Because clustering is unsupervised, no “truth” is available to verify results. The absence of truth complicates assessing quality. Further, real-world datasets typically do not fall into obvious clusters of examples like the dataset shown in Figure 1.

Sadly, real-world data looks more like Figure 2, making it difficult to visually assess clustering quality.

The flowchart below summarizes how to check the quality of your clustering. We'll expand upon the summary in the following sections.

## Step One: Quality of Clustering

Checking the quality of clustering is not a rigorous process because clustering lacks “truth”. Here are guidelines that you can iteratively apply to improve the quality of your clustering.

First, perform a visual check that the clusters look as expected, and that examples that you consider similar do appear in the same cluster. Then check these commonly-used metrics as described in the following sections:

- Cluster cardinality
- Cluster magnitude
- Performance of downstream system

**Cluster cardinality**

Cluster cardinality is the number of examples per cluster. Plot the cluster cardinality for all clusters and investigate clusters that are major outliers. For example, in Figure 2, investigate cluster number 5.

**Cluster magnitude**

Cluster magnitude is the sum of distances from all examples to the centroid of the cluster. Similar to cardinality, check how the magnitude varies across the clusters, and investigate anomalies. For example, in Figure 3, investigate cluster number 0.

**Magnitude vs. Cardinality**

Notice that a higher cluster cardinality tends to result in a higher cluster magnitude, which intuitively makes sense.

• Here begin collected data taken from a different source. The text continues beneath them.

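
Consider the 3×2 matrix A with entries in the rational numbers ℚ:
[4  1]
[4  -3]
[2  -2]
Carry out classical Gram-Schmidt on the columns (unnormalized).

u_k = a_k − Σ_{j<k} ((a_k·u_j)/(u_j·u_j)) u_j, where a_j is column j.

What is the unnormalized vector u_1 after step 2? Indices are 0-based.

Step 1: u_0 = a_0 = (4, 4, 2).
Step 2: u_1 = a_1 − (-1/3)·u_0 = (7/3, -5/3, -4/3).

u_1 = (7/3, -5/3, -4/3)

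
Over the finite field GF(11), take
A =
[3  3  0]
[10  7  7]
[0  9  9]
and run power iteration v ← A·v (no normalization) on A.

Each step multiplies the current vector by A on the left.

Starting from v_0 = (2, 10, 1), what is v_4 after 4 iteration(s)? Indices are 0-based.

v_0 = (2, 10, 1).
v_1 = A·v_0 = (3, 9, 0).
v_2 = A·v_1 = (3, 5, 4).
v_3 = A·v_2 = (2, 5, 4).
v_4 = A·v_3 = (10, 6, 4).

v_4 = (10, 6, 4)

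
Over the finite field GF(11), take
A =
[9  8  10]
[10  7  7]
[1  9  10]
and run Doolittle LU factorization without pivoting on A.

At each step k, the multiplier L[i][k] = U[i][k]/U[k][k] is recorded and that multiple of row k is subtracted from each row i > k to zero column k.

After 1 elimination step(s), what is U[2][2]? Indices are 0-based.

Step 1: pivot at (0,0) is 9.
  row1 ← row1 − (6)·row0  ⇒  L[1][0]=6, U row1=(0, 3, 2)
  row2 ← row2 − (5)·row0  ⇒  L[2][0]=5, U row2=(0, 2, 4)

U[2][2] = 4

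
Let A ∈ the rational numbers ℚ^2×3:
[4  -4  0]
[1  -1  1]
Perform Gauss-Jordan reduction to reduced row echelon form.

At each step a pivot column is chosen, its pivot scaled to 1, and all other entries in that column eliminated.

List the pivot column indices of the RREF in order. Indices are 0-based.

pivot columns: 0, 2

step 1: normalize row 0 (÷4) = (1, -1, 0)
  row 1: subtract 1×row0 = (0, 0, 1)
skip col 1 (zero from row 1)
step 2: normalize row 1 (÷1) = (0, 0, 1)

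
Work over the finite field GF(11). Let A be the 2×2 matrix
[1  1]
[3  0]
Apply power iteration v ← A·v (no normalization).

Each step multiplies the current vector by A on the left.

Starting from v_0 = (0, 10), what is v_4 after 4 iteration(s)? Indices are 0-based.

v_0 = (0, 10).
v_1 = A·v_0 = (10, 0).
v_2 = A·v_1 = (10, 8).
v_3 = A·v_2 = (7, 8).
v_4 = A·v_3 = (4, 10).

v_4 = (4, 10)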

Clusters are anomalous when cardinality doesn't correlate with magnitude relative to the other clusters. Find anomalous clusters by plotting magnitude against cardinality. For example, in Figure 4, fitting a line to the cluster metrics shows that cluster number 0 is anomalous.

**Performance of Downstream System**

Since clustering output is often used in downstream ML systems, check if the downstream system’s performance improves when your clustering process changes. The impact on your downstream performance provides a real-world test for the quality of your clustering. The disadvantage is that this check is complex to perform.

**Questions to Investigate If Problems are Found**

If you find problems, then check your data preparation and similarity measure, asking yourself the following questions:

- Is your data scaled?
- Is your similarity measure correct?
- Is your algorithm performing semantically meaningful operations on the data?
- Do your algorithm’s assumptions match the data?

## Step Two: Performance of the Similarity Measure

Your clustering algorithm is only as good as your similarity measure. Make sure your similarity measure returns sensible results. The simplest check is to identify pairs of examples that are known to be more or less similar than other pairs. Then, calculate the similarity measure for each pair of examples. Ensure that the similarity measure for more similar examples is higher than the similarity measure for less similar examples.

The examples you use to spot check your similarity measure should be representative of the data set. Ensure that your similarity measure holds for all your examples. Careful verification ensures that your similarity measure, whether manual or supervised, is consistent across your dataset. If your similarity measure is inconsistent for some examples, then those examples will not be clustered with similar examples.

If you find examples with inaccurate similarities, then your similarity measure probably does not capture the feature data that distinguishes those examples. Experiment with your similarity measure and determine whether you get more accurate similarities.

## Step Three: Optimum Number of Clusters

k-means requires you to decide the number of clusters \(k\) beforehand. How do you determine the optimal value of \(k\)? Try running the algorithm for increasing \(k\) and note the sum of cluster magnitudes. As \(k\) increases, clusters become smaller, and the total distance decreases. Plot this distance against the number of clusters.

As shown in Figure 4, at a certain \(k\), the reduction in loss becomes marginal with increasing \(k\). Mathematically, that's roughly the \(k\) where the slope crosses above -1 (\(\theta > 135^{\circ}\)). This guideline doesn't pinpoint an exact value for the optimum \(k\) but only an approximate value. For the plot shown, the optimum \(k\) is approximately 11. If you prefer more granular clusters, then you can choose a higher \(k\) using this plot as guidance.